The researchers have managed to keep some brains alive for up to 36 hours, and currently do not know if BrainEx can have sustained the brains longer. "It is conceivable we are just preventing the inevitable, and the brain won't be able to recover," said Nenad Sestan, Yale neuroscientist and the lead researcher.

As a control, other brains received either a fake solution or no solution at all. None revived brain activity and deteriorated as normal.

The researchers hope the technology can enhance our ability to study the brain and its cellular functions. One of the main avenues of such studies would be brain disorders and diseases. This could point the way to developing new of treatments for the likes of brain injuries, Alzheimer's, Huntington's, and neurodegenerative conditions.

"This is an extraordinary and very promising breakthrough for neuroscience. It immediately offers a much better model for studying the human brain, which is extraordinarily important, given the vast amount of human suffering from diseases of the mind [and] brain," Nita Farahany, the bioethicists at the Duke University School of Law who wrote the study's commentary, told National Geographic.

An ethical gray matter

Before anyone gets an Island of Dr. Moreau vibe, it's worth noting that the brains did not approach neural activity anywhere near consciousness.

The BrainEx solution contained chemicals that prevented neurons from firing. To be extra cautious, the researchers also monitored the brains for any such activity and were prepared to administer an anesthetic should they have seen signs of consciousness.

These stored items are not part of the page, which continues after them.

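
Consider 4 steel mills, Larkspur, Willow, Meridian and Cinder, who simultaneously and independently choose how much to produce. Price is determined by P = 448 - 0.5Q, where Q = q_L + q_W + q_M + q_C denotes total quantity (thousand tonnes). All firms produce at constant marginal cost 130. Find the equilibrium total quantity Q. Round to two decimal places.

508.80

A representative firm's profit is π_i = q_i(448 - 0.5Q) - 130q_i.
Setting ∂π_i/∂q_i = 0 with rivals' quantities fixed: 318 - q_i - (1/2)·Σ_{j≠i} q_j = 0.
By symmetry each firm produces the same amount; substituting Σ_{j≠i} q_j = 3q_i yields q_i = 318/(5/2) = 636/5.
Total output Q = 636/5 + 636/5 + 636/5 + 636/5 = 508.8000.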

Even so, the research signals a massive debate to come regarding medical ethics and our definition of death.

Most countries define death, clinically speaking, as the irreversible loss of brain or circulatory function. This definition was already at odds with some folk- and value-centric understandings, but where do we go if it becomes possible to reverse clinical death with artificial perfusion?

"This is wild," Jonathan Moreno, a bioethicist at the University of Pennsylvania, told the New York Times. "If ever there was an issue that merited big public deliberation on the ethics of science and medicine, this is one."

One possible consequence involves organ donations. Some European countries require emergency responders to use a process that preserves organs when they cannot resuscitate a person. They continue to pump blood throughout the body, but use a "thoracic aortic occlusion balloon" to prevent that blood from reaching the brain.

The system is already controversial because it raises concerns about what caused the patient's death. But what happens when brain death becomes readily reversible? Stuart Younger, a bioethicist at Case Western Reserve University, told Nature that if BrainEx were to become widely available, it could shrink the pool of eligible donors.

"There's a potential conflict here between the interests of potential donors — who might not even be donors — and people who are waiting for organs," he said.

It will be a while before such experiments go anywhere near human subjects. A more immediate ethical question relates to how such experiments harm animal subjects.

Ethical review boards evaluate research protocols and can reject any that causes undue pain, suffering, or distress. Since dead animals feel no pain, suffer no trauma, they are typically approved as subjects. But how do such boards make a judgement regarding the suffering of a "cellularly active" brain? The distress of a partially alive brain?

The dilemma is unprecedented.

Setting new boundaries

Another science fiction story that comes to mind when discussing this story is, of course, Frankenstein. As Farahany told National Geographic: "It is definitely has [sic] a good science-fiction element to it, and it is restoring cellular function where we previously thought impossible. But to have Frankenstein, you need some degree of consciousness, some 'there' there. [The researchers] did not recover any form of consciousness in this study, and it is still unclear if we ever could. But we are one step closer to that possibility."

She's right. The researchers undertook their research for the betterment of humanity, and we may one day reap some unimaginable medical benefits from it. The ethical questions, however, remain as unsettling as the stories they remind us of.